On the other hand, you're wrong. I don't know if it's a reading comprehension thing, but it's explained pretty clearly as a total fuckup from top to bottom, and the reasoning that allowed it to occur. The fact it was so stupid is the most believable thing about it.

It's not a reading comprehension thing (gently caress you) it's just not a very good scene. Zombies always require an enormous amount of contrivance to be a threat and the battle of yonkers features a massive, massive, massive amount of contrivance. There's 'the military makes non ideal decisions under pressure' and there's 'the military makes the worst possible decision at every single point.'

It also brings to the fore that Brooks never quite decided if the zombies were magic or not. Artillery being ineffective against them for instance, because it didn't score direct headshots or couldn't achieve the 'blood balloon' effect. The blast and shockwave of artillery liquifies muscle and pulps bone, to say nothing of what it does to the brain itself. They can't 'drag themselves forward' if they no longer have limbs or bones attached to each other. Also, something that has to drag itself forward on its arms is a slower, less effective enemy than something with legs. "soft infantry in the open" is something that artillery has been extremely effective against for several hundred years. Unless, they're magic and thus completely pulping the bodies isn't something that kills them

Also, 'literally thousands of infantry with scoped rifles' is something a zombie army couldn't get past.
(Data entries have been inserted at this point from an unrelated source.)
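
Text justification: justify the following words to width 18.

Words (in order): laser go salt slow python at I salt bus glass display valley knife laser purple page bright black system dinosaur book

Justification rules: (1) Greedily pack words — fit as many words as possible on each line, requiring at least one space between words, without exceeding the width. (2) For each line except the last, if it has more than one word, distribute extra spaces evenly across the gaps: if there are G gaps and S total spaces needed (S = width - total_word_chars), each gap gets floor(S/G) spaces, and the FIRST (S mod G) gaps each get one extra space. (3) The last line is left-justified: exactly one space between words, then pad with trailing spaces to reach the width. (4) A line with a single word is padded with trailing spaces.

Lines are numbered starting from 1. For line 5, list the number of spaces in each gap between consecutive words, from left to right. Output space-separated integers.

Answer: 1 1

Derivation:
Line 1: ['laser', 'go', 'salt', 'slow'] (min_width=18, slack=0)
Line 2: ['python', 'at', 'I', 'salt'] (min_width=16, slack=2)
Line 3: ['bus', 'glass', 'display'] (min_width=17, slack=1)
Line 4: ['valley', 'knife', 'laser'] (min_width=18, slack=0)
Line 5: ['purple', 'page', 'bright'] (min_width=18, slack=0)
Line 6: ['black', 'system'] (min_width=12, slack=6)
Line 7: ['dinosaur', 'book'] (min_width=13, slack=5)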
Back in WW1, it was estimated that a group of riflemen attacking another group of entrenched riflemen would need a twelve to one advantage. That's infantry, who can run forward, take cover, occasionally fire back. Not a shambling, slow moving horde of soft targets. Rifle rounds kill tissue they pass through (there's some absolutely horrifying stories from the various mass shootings in the US about what 5.56 does to tissue) and, so, even non headshots are killing muscle, destroying nerve connections, breaking bones. Unless, of course, the zombies are magic.

It's a blend of 'here's some actual research I did on how the military might react' mixed with arbitrarily deciding why that wouldn't work. The idea of the military reacting exclusively with Cold War era tactics ten years into the war on terror is it's own problem.

Essentially, there's a reason why zombie movies either skip the part where the zombies overcome the military or end with the military showing up and restoring order. Because as soon as you try to explain why 'hordes of soft targets overcome machine guns' you end up with something dumber than galactic wars being settled by sword fights.